The business structure you choose impacts your day-to-day business operations, taxation, personal liability protection, and everything in between. Therefore, you should choose an entity type that offers the best of legal protections and tax benefits.
Though the ideal course of action is to pick the right business structure at the onset of your business, that’s not always the case. When you set up a business, you create a plan to build, nurture, and grow it. You set your own set of business goals in terms of growth, scalability, and infrastructure, but it’s often hard to anticipate how things will actually turn out in the coming years.
As your business grows, your initial business structure might not be the best for your operational, taxation, or profit-sharing needs, and you may consider changing your business structure.
But the question is why should you change your business structure? Picking a legal structure for your business is a difficult decision, but what’s more difficult is to decide to change your current structure. However, there are a few possible reasons that may compel you to change your business structure.
Did you choose a simple legal structure for your startup? It is common for startup owners to choose a sole proprietorship or partnership as their business structure as these simple business structures are sufficient to meet their startup needs.
What does that mean?
Though they are easier to form and manage, they have their own limitations. Sole proprietorships and partnerships are ideal for one or two company owners without employees, but they don’t protect owners from personal liabilities. As your business grows, you may need to change your business structure to a more complex one such as an LLC or a corporation for this reason.
Personal Asset Protection
Many business owners change their business structure to protect their personal assets. This is because when your business grows, you hire more employees, build more infrastructure, and manufacture more products. All of this causes your liabilities to increase. As the aim of running any business is to earn money and build your personal wealth, you need to protect your personal assets from business liabilities.
To minimize personal liability, you can consider restructuring your business as an LLC or a corporation. However, some business owners buy business insurance to mitigate risks and cover any business losses. If buying business insurance can help protect your personal assets, you may not have to restructure your business.
Another major reason why you may want to change your business structure is to save money on taxes.
Have the taxation needs of your business evolved because of increased profits, an expanded workforce, or greater operational expenses? If so, you might need to change your business structure from a sole proprietorship or a partnership to an LLC or a corporation as these business structures offer more tax flexibility and advantages than the former, simpler business structures.

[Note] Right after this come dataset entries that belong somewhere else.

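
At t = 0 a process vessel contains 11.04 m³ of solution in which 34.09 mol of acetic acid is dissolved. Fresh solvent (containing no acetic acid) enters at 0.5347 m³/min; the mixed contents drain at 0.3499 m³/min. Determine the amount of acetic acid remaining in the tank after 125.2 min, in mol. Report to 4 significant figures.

4.012 mol

Total volume: dV/dt = Q_in − Q_out = 0.184800 m³/min, so V(t) = 11.04 + 0.184800 t and V(125.2) = 34.1770 m³.
No acetic acid enters, so dm/dt = −Q_out · (m/V).
dm/m = −Q_out dt/(V₀ + 0.184800 t); integrating gives ln(m/m₀) = −(Q_out/(Q_in−Q_out)) ln(V/V₀).
m = m₀ (V₀/V)^(Q_out/(Q_in−Q_out)) = 34.09 × (11.04/34.1770)^(1.89340) = 4.01250 mol.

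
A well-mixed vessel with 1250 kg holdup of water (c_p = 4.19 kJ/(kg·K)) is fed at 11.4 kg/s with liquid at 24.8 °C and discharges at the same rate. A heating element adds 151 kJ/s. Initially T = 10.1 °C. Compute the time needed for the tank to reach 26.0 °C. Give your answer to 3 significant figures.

M c_p dT/dt = ṁ c_p (T_in − T) + Q̇.
τ = M/ṁ = 109.65 s; T_ss = T_in + Q̇/(ṁ c_p) = 27.961 °C.
T(t) = T_ss + (T₀ − T_ss) e^(−t/τ). Set T = 26.0:
e^(−t/τ) = (26.0 − 27.961)/(10.1 − 27.961) = 0.10980
t = −109.65 · ln(0.10980) = 242.22 s.

242 s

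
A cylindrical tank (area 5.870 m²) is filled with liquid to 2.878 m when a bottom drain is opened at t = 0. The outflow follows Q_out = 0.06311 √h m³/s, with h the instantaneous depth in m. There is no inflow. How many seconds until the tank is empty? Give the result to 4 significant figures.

Accumulation of liquid (constant cross-section A): A dh/dt = −0.06311 √h.
∫ h^(−1/2) dh = −(0.06311/A) ∫ dt, giving 2√h = 2√h₀ − (0.06311/A) t.
Tank is empty when √h = 0: t_empty = 2A√h₀/0.06311.
t_empty = 2·5.870·√2.878/0.06311 = 11.7400·1.69647/0.06311 = 315.584 s.

315.6 s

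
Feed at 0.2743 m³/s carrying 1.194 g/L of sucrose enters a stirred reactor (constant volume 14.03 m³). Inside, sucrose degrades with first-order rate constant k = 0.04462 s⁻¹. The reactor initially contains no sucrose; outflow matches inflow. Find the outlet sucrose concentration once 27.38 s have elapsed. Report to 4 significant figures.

0.3010 g/L

Species balance: V dC/dt = Q C_in − Q C − k V C.
dC/dt = (Q/V) C_in − (Q/V + k) C; effective rate a = Q/V + k = 0.0195510 + 0.04462 = 0.0641710 s⁻¹.
C_ss = Q C_in/(Q + kV) = 0.363776 g/L; C(t) = C_ss + (C₀ − C_ss) e^(−a t).
C(27.38) = 0.363776 + (-0.363776)·e^(−0.0641710·27.38) = 0.363776 + (-0.363776)·0.172562 = 0.301002 g/L.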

As a corporation, you can deduct overhead expenses such as office rent from your tax liability. However, you will need to pay taxes as a company and as an individual on your share of the company profits. Forming an LLC can save you from double taxation as this business structure offers pass-through taxation, which means that you need to report your share of the LLC earnings on your personal tax return.
Whether the reason is company growth, personal asset protection, or tax flexibility, it is a good idea to change your business structure to the most appropriate one. How should you decide on the new business structure? Let’s find out.

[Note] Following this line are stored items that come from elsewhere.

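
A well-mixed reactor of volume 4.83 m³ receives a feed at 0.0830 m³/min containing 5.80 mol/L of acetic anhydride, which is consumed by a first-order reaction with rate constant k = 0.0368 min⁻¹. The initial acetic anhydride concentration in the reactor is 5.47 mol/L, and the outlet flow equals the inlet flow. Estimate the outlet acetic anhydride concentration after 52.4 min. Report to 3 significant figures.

Accumulation = in − out − consumed: V dC/dt = Q C_in − Q C − k V C.
dC/dt = (Q/V) C_in − (Q/V + k) C; effective rate a = Q/V + k = 0.017184 + 0.0368 = 0.053984 min⁻¹.
C_ss = Q C_in/(Q + kV) = 1.8463 mol/L; C(t) = C_ss + (C₀ − C_ss) e^(−a t).
C(52.4) = 1.8463 + (3.6237)·e^(−0.053984·52.4) = 1.8463 + (3.6237)·0.059085 = 2.0604 mol/L.

2.06 mol/L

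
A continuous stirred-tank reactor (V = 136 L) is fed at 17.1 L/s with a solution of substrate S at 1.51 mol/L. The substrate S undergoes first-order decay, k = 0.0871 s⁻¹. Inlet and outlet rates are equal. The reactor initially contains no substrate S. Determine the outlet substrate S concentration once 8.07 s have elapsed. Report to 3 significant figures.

Accumulation = in − out − consumed: V dC/dt = Q C_in − Q C − k V C.
This is linear with rate a = Q/V + k = 0.21284 s⁻¹.
C_ss = Q C_in/(Q + kV) = 0.89205 mol/L; C(t) = C_ss + (C₀ − C_ss) e^(−a t).
C(8.07) = 0.89205 + (-0.89205)·e^(−0.21284·8.07) = 0.89205 + (-0.89205)·0.17950 = 0.73193 mol/L.

0.732 mol/L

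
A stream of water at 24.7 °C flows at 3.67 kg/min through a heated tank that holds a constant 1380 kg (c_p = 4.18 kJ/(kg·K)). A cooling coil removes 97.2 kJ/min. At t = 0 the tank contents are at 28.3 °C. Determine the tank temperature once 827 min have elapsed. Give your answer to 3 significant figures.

19.5 °C

Unsteady energy balance on the tank contents: M c_p dT/dt = ṁ c_p (T_in − T) − 97.2.
τ = M/ṁ = 376.02 min; T_ss = T_in − Q̇/(ṁ c_p) = 24.7 − 97.2/(3.67·4.18) = 18.364 °C.
T approaches T_ss exponentially: T(t) = T_ss + (T₀ − T_ss) e^(−t/τ).
T(827) = 18.364 + (9.9361)·e^(−827/376.02) = 18.364 + (9.9361)·0.11088 = 19.466 °C.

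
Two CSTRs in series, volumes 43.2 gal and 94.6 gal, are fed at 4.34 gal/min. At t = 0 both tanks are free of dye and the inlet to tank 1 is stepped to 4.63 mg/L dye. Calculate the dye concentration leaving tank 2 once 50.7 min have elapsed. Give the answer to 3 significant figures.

Species balance on tank i: dCᵢ/dt = (Cᵢ₋₁ − Cᵢ)/τᵢ with τᵢ = Vᵢ/Q.
τ₁ = 43.2/4.34 = 9.9539 min; τ₂ = 94.6/4.34 = 21.797 min.
Solving the cascade with C₁(0)=C₂(0)=0 gives C₂(t) = C_in[1 − (τ₁ e^(−t/τ₁) − τ₂ e^(−t/τ₂))/(τ₁ − τ₂)].
At t = 50.7: e^(−t/τ₁) = 0.0061367, e^(−t/τ₂) = 0.097687.
C₂ = 4.63·[1 − (9.9539·0.0061367 − 21.797·0.097687)/(-11.843)] = 4.63·0.82537 = 3.8215 mg/L.

3.82 mg/L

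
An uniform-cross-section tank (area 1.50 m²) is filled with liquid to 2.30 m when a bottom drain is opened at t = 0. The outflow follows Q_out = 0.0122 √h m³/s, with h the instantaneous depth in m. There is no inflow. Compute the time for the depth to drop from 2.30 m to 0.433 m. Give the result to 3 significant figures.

A dh/dt = −Q_out = −0.0122 √h.
This is separable: 2 d(√h)/dt = −0.0122/A, so √h = √h₀ − (0.0122/(2A)) t.
t = 2A(√h₀ − √h)/0.0122 = 2·1.50·(√2.30 − √0.433)/0.0122
  = 3.0000 × (1.5166 − 0.65803) / 0.0122 = 211.12 s.

211 s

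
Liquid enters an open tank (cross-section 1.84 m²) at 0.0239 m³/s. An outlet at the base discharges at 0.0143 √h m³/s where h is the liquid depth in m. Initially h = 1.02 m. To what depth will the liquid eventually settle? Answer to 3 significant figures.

A dh/dt = Q_in − 0.0143 √h. Steady state requires inflow = outflow:
Q_in = 0.0143 √h_ss ⇒ √h_ss = 0.0239/0.0143 = 1.6713.
h_ss = 1.6713² = 2.7933 m. (Since h₀ = 1.02 m < h_ss, the level will rise toward this value.)

2.79 m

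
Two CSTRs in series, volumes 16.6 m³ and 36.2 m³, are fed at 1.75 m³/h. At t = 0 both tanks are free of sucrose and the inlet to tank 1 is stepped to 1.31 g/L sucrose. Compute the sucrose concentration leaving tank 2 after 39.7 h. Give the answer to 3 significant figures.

Species balance on tank i: dCᵢ/dt = (Cᵢ₋₁ − Cᵢ)/τᵢ with τᵢ = Vᵢ/Q.
τ₁ = 16.6/1.75 = 9.4857 h; τ₂ = 36.2/1.75 = 20.686 h.
Solving the cascade with C₁(0)=C₂(0)=0 gives C₂(t) = C_in[1 − (τ₁ e^(−t/τ₁) − τ₂ e^(−t/τ₂))/(τ₁ − τ₂)].
At t = 39.7: e^(−t/τ₁) = 0.015219, e^(−t/τ₂) = 0.14672.
C₂ = 1.31·[1 − (9.4857·0.015219 − 20.686·0.14672)/(-11.200)] = 1.31·0.74190 = 0.97189 g/L.

0.972 g/L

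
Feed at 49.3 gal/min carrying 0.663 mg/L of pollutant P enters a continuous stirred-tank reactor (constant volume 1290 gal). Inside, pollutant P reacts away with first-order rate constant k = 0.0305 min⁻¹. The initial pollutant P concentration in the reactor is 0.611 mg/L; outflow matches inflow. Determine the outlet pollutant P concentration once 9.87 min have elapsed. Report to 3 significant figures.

Accumulation = in − out − consumed: V dC/dt = Q C_in − Q C − k V C.
dC/dt = (Q/V) C_in − (Q/V + k) C; effective rate a = Q/V + k = 0.038217 + 0.0305 = 0.068717 min⁻¹.
C_ss = Q C_in/(Q + kV) = 0.36873 mg/L; C(t) = C_ss + (C₀ − C_ss) e^(−a t).
C(9.87) = 0.36873 + (0.24227)·e^(−0.068717·9.87) = 0.36873 + (0.24227)·0.50751 = 0.49168 mg/L.

0.492 mg/L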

Things to Consider When Changing Your Business Structure
Before you restructure your business, you need to wait for any of the reasons that we’ve discussed to pop up. When that happens, you should plan ahead and make the required structural changes to grow your business.
However, you should consider the points mentioned below to decide on your new business structure.
Do you need better personal liability protection? Which business structure can best protect your personal assets? If these are your concerns, you’ll probably need to choose between a limited liability company and a corporation to minimize personal liability.
Before you change your business structure, you should ask yourself:
- How much profit is your company generating?
- What are your overhead expenses?
- Can forming a corporation help reduce your tax liability?
- Will you spend more on double taxation than what you’re paying now in taxes?
- Is forming an LLC a better option?
These points will help you choose the right structure for your business that offers maximum tax benefits.
Restructuring your business requires that you file documentation with the state. Whether you’re changing your business structure to an LLC or a corporation, you need to file Articles of Organization or Articles of Incorporation with the Secretary of the State’s office.
To make it easier for you, you can take advantage of the business formation packages by GovDocFiling to fulfill the legal requirements. They not only offer expedited application processing, but also cost less than hiring a tax accountant or a lawyer.
However, registering your new business structure with the state isn’t enough.
You also need to:
- Register with the IRS for an updated Employer Identification Number (EIN)/Tax ID.
- Update your business bank account records to reflect your new business structure.
- Update your new structure in your business insurance records.
- Create or update operating and partnership agreements.
- Complete all of the paperwork related to tax and legal requirements.
- Contact your suppliers and vendors and update the contracts and agreements to reflect the new structure.
You may also consider hiring an accountant for your business to manage ongoing paperwork.
You should also consider the state and federal filing fees involved in restructuring your business.
In fact, you should also consider the cost of:
- Creating new agreements and contracts that are necessary to protect you from any legal hassles later.
- Taxation costs.
- Ongoing reporting and record-keeping costs.
Are You Ready to Switch to a New Business Structure?
In this article, we’ve discussed the reasons that may cause you to change your business structure, and we’ve also talked about the factors you should consider while changing it. Now it’s your turn to examine the structural needs of your business and analyze whether or not your current structure meets them. If not, it may be time to restructure your business and take advantage of the opportunities another legal entity type offers.